I totally agree that if someone live in a country should learn the language (and I’m working on it), on the other hand I’m not living only in Germany but in the European Union as well. Those thoughts open to a recurrent question:

why the hell we cannot have a common second language as a Union?!

A common language could help people really feel as a single community with the advantage to improve people vision/experience through the single countries’ cultural diversity.

The official working languages are English, French and German but do that really makes sense? Or is positioning Germany and France over the other EU countries?

Reading the data

According to this survey published in 2012 by European Commission:

In terms of the most common foreign languages spoken, the linguistic map of Europe is similar to that presented in 2005, with the five most widely spoken foreign languages remaining English (38%), French (12%), German (11%), Spanish (7%) and Russian (5%).

Survey results chart

That means that the most spoken second language in Europe is English with a 38%. It’s not a huge percentage but is a good starting point.

We should start to build on what we already have looking at the future instead of be afraid of the difficulties and nostalgic look back to the past.

We all knew that wasn’t going to be easy but we should continue to build it up.

Why after Brexit?

Someone could argue: why do we have to use English as EU official language after Brexit?

Now more than ever embrace English the official EU language makes sense because there will be no country in the EU that has this official language as first language.

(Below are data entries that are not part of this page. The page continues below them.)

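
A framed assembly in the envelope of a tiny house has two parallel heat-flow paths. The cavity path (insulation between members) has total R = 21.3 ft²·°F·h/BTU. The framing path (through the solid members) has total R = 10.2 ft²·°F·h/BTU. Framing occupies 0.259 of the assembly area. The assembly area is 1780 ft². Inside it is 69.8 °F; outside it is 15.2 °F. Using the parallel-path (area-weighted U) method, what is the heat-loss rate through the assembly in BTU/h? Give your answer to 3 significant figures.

5850 BTU/h

U_eff = 0.741/21.3 + 0.259/10.2 = 0.03479 + 0.02539 = 0.06018
R_eff = 1/U_eff = 16.62 ft²·°F·h/BTU
Q = 1780 × (69.8 − 15.2) / 16.62 = 5849 BTU/h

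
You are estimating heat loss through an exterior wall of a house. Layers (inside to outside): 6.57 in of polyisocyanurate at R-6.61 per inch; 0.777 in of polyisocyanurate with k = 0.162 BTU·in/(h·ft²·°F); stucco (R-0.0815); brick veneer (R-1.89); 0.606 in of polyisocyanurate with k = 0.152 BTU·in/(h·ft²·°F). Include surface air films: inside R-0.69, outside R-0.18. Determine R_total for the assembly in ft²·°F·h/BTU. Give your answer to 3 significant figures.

6.57 × 6.61 = 43.43
0.777/0.162 = 4.796
0.606/0.152 = 3.987
R_total = 0.69 + 43.43 + 4.796 + 0.0815 + 1.89 + 3.987 + 0.18 = 55.05 ft²·°F·h/BTU

55.1 ft²·°F·h/BTU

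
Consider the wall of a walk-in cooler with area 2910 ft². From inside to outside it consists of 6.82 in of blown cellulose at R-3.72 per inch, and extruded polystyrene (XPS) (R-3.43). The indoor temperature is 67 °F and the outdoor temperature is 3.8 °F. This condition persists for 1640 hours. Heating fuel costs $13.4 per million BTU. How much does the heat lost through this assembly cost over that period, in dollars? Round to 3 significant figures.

140 dollars

6.82 × 3.72 = 25.37
R_total = 25.37 + 3.43 = 28.8 ft²·°F·h/BTU
Q = 2910 × (67 − 3.8) / 28.8 = 6386 BTU/h
E = 6386 × 1640 = 10470000 BTU
Cost = 10470000/10⁶ × 13.4 = $140.3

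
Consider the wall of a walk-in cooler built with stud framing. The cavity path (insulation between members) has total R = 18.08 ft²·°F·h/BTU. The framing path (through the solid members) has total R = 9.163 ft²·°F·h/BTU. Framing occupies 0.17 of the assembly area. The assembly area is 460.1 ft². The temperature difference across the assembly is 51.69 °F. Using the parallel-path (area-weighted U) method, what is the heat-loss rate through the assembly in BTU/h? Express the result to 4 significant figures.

U_eff = 0.83/18.08 + 0.17/9.163 = 0.045907 + 0.018553 = 0.06446
R_eff = 1/U_eff = 15.514 ft²·°F·h/BTU
Q = 460.1 × 51.69 / 15.514 = 1533 BTU/h

1533 BTU/h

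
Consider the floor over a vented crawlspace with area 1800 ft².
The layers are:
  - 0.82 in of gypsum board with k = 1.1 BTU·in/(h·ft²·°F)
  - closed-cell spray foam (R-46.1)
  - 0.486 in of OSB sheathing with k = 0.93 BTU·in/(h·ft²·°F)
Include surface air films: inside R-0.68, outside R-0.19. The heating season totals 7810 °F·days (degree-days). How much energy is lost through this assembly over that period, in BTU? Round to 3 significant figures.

0.82/1.1 = 0.7455
0.486/0.93 = 0.5226
R_total = 0.68 + 0.7455 + 46.1 + 0.5226 + 0.19 = 48.24 ft²·°F·h/BTU
E = A × HDD × 24 / R = 1800 × 7810 × 24 / 48.24 = 6994000 BTU

6990000 BTU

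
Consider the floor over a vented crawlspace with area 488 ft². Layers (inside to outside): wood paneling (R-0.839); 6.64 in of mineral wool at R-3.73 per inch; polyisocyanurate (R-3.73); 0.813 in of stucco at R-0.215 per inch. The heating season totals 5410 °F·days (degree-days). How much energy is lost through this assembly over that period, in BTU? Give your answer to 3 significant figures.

2150000 BTU

6.64 × 3.73 = 24.77
0.813 × 0.215 = 0.1748
R_total = 0.839 + 24.77 + 3.73 + 0.1748 = 29.51 ft²·°F·h/BTU
E = A × HDD × 24 / R = 488 × 5410 × 24 / 29.51 = 2147000 BTU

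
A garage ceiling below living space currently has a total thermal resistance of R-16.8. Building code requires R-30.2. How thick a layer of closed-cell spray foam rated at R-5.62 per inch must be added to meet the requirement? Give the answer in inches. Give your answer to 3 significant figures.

ΔR = 30.2 − 16.8 = 13.4 ft²·°F·h/BTU
L = ΔR / (R/in) = 13.4/5.62 = 2.384 in

2.38 in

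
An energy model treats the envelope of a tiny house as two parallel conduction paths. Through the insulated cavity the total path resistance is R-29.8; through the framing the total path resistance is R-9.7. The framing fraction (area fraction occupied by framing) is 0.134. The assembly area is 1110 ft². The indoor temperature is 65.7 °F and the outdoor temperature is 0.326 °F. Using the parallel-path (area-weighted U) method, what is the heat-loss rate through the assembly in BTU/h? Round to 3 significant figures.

U_eff = 0.866/29.8 + 0.134/9.7 = 0.02906 + 0.01381 = 0.04287
R_eff = 1/U_eff = 23.32 ft²·°F·h/BTU
Q = 1110 × (65.7 − 0.326) / 23.32 = 3111 BTU/h

3110 BTU/h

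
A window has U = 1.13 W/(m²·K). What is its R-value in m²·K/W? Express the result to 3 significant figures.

0.885 m²·K/W

R = 1/U = 1/1.13 = 0.885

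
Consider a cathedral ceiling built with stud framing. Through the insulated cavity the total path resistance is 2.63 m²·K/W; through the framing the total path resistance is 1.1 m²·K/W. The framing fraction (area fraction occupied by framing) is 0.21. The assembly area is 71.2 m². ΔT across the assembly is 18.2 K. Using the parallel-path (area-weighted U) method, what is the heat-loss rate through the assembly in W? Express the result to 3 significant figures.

637 W

U_eff = 0.79/2.63 + 0.21/1.1 = 0.3004 + 0.1909 = 0.4913
R_eff = 1/U_eff = 2.035 m²·K/W
Q = 71.2 × 18.2 / 2.035 = 636.6 W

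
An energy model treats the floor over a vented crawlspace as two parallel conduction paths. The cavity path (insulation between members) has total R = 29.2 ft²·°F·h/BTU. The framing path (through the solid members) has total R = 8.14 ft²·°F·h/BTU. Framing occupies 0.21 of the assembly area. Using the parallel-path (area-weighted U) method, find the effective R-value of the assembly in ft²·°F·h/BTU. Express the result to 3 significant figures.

U_eff = 0.79/29.2 + 0.21/8.14 = 0.02705 + 0.0258 = 0.05285
R_eff = 1/U_eff = 18.92 ft²·°F·h/BTU

18.9 ft²·°F·h/BTU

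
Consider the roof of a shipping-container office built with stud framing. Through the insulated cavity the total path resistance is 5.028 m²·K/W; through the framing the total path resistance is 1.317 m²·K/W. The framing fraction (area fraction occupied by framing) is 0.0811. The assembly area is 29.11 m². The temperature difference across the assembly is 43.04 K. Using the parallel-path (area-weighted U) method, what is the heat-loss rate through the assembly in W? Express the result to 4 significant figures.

306.1 W

U_eff = 0.9189/5.028 + 0.0811/1.317 = 0.18276 + 0.061579 = 0.24434
R_eff = 1/U_eff = 4.0927 m²·K/W
Q = 29.11 × 43.04 / 4.0927 = 306.13 W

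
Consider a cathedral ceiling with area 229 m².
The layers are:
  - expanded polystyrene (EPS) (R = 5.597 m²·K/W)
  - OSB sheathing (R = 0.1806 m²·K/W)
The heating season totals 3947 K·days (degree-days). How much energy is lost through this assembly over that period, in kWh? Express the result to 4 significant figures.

3755 kWh

R_total = 5.597 + 0.1806 = 5.7776 m²·K/W
E = A × HDD × 24 / R / 1000 = 229 × 3947 × 24 / 5.7776 / 1000 = 3754.6 kWh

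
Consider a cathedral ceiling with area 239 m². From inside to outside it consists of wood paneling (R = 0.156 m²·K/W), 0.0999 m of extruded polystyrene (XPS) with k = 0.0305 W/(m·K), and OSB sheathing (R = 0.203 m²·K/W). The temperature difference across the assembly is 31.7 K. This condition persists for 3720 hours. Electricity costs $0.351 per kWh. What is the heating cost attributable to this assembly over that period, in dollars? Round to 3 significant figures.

2720 dollars

0.0999/0.0305 = 3.275
R_total = 0.156 + 3.275 + 0.203 = 3.634 m²·K/W
Q = 239 × 31.7 / 3.634 = 2085 W
E = 2085 W × 3720 h / 1000 = 7755 kWh
Cost = 7755 × 0.351 = $2722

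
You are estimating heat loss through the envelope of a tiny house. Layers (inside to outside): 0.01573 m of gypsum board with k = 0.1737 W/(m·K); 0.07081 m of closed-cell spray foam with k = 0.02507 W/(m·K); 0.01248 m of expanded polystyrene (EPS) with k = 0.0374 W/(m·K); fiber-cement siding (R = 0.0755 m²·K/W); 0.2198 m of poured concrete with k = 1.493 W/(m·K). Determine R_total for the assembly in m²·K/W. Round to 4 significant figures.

0.01573/0.1737 = 0.090558
0.07081/0.02507 = 2.8245
0.01248/0.0374 = 0.33369
0.2198/1.493 = 0.14722
R_total = 0.090558 + 2.8245 + 0.33369 + 0.0755 + 0.14722 = 3.4715 m²·K/W

3.471 m²·K/W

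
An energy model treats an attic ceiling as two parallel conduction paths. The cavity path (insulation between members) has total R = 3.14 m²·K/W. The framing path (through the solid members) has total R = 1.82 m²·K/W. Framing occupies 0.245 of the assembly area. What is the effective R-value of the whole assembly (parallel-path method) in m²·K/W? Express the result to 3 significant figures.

U_eff = 0.755/3.14 + 0.245/1.82 = 0.2404 + 0.1346 = 0.3751
R_eff = 1/U_eff = 2.666 m²·K/W

2.67 m²·K/W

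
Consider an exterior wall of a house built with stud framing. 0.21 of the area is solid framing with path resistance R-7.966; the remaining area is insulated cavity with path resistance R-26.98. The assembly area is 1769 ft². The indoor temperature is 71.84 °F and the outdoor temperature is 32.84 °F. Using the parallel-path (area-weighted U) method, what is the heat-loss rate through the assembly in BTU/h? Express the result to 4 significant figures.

U_eff = 0.79/26.98 + 0.21/7.966 = 0.029281 + 0.026362 = 0.055643
R_eff = 1/U_eff = 17.972 ft²·°F·h/BTU
Q = 1769 × (71.84 − 32.84) / 17.972 = 3838.9 BTU/h

3839 BTU/h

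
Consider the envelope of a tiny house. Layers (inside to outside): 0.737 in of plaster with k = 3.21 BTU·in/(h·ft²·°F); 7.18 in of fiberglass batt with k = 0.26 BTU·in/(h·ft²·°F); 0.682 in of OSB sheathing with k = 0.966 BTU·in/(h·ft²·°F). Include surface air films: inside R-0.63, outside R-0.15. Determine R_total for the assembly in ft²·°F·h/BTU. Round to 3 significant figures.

29.3 ft²·°F·h/BTU

0.737/3.21 = 0.2296
7.18/0.26 = 27.62
0.682/0.966 = 0.706
R_total = 0.63 + 0.2296 + 27.62 + 0.706 + 0.15 = 29.33 ft²·°F·h/BTU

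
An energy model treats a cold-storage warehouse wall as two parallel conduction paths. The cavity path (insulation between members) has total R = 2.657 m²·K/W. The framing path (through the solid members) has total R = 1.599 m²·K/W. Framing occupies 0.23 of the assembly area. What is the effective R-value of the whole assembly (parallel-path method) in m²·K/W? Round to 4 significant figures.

U_eff = 0.77/2.657 + 0.23/1.599 = 0.2898 + 0.14384 = 0.43364
R_eff = 1/U_eff = 2.3061 m²·K/W

2.306 m²·K/W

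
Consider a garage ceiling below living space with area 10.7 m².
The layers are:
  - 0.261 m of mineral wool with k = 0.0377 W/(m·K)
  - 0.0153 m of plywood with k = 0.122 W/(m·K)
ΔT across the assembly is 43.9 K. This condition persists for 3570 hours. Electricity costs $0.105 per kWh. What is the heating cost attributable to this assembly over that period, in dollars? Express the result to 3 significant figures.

0.261/0.0377 = 6.923
0.0153/0.122 = 0.1254
R_total = 6.923 + 0.1254 = 7.048 m²·K/W
Q = 10.7 × 43.9 / 7.048 = 66.64 W
E = 66.64 W × 3570 h / 1000 = 237.9 kWh
Cost = 237.9 × 0.105 = $24.98

25.0 dollars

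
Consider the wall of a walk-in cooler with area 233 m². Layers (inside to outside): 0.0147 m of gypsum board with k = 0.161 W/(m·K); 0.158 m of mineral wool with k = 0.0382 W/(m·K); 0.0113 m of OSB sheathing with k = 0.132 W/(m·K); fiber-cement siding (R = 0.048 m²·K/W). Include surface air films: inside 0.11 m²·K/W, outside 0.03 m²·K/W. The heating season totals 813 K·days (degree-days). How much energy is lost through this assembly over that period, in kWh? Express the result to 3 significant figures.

0.0147/0.161 = 0.0913
0.158/0.0382 = 4.136
0.0113/0.132 = 0.08561
R_total = 0.11 + 0.0913 + 4.136 + 0.08561 + 0.048 + 0.03 = 4.501 m²·K/W
E = A × HDD × 24 / R / 1000 = 233 × 813 × 24 / 4.501 / 1000 = 1010 kWh

1010 kWh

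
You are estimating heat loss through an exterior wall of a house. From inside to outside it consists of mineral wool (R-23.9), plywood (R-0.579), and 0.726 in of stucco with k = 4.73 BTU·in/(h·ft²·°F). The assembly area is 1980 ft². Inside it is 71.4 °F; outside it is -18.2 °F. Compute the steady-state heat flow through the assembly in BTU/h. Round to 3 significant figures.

0.726/4.73 = 0.1535
R_total = 23.9 + 0.579 + 0.1535 = 24.63 ft²·°F·h/BTU
Q = A·ΔT/R = 1980 × (71.4 − (-18.2)) / 24.63 = 7202 BTU/h

7200 BTU/h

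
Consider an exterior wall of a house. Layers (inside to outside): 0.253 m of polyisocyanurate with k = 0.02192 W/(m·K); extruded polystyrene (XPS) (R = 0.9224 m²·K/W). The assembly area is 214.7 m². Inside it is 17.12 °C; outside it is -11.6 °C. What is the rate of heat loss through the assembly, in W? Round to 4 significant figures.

494.7 W

0.253/0.02192 = 11.542
R_total = 11.542 + 0.9224 = 12.464 m²·K/W
Q = A·ΔT/R = 214.7 × (17.12 − (-11.6)) / 12.464 = 494.7 W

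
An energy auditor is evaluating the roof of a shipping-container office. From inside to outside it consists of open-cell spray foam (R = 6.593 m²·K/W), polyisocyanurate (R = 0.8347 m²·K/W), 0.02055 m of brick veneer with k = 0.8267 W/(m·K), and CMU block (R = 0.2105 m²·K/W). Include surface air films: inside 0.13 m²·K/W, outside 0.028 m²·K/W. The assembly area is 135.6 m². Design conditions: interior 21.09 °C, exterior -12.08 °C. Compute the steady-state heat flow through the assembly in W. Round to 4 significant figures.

575.1 W

0.02055/0.8267 = 0.024858
R_total = 0.13 + 6.593 + 0.8347 + 0.024858 + 0.2105 + 0.028 = 7.8211 m²·K/W
Q = A·ΔT/R = 135.6 × (21.09 − (-12.08)) / 7.8211 = 575.1 W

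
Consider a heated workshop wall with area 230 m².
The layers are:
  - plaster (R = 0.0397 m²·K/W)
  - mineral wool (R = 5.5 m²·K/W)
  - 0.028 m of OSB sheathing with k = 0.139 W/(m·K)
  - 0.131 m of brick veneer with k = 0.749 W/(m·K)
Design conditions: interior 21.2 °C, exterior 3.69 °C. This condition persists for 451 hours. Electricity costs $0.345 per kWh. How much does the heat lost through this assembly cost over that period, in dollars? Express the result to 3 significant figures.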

That means that every country will be at the same level and continue to have its own language. In addition will start to translate every documents and government paper in English together with teaching officially English in schools since young age.

The most exciting and delicate part will be help every country maintain his own culture and at the same time starting a process of evolution to a more inclusive and unified EU.

I really believe in the future of EU and I think it will be more bright when we will start to act as one single country with respect of the single differences. We must evolve and we have to start from the bottom of our heart.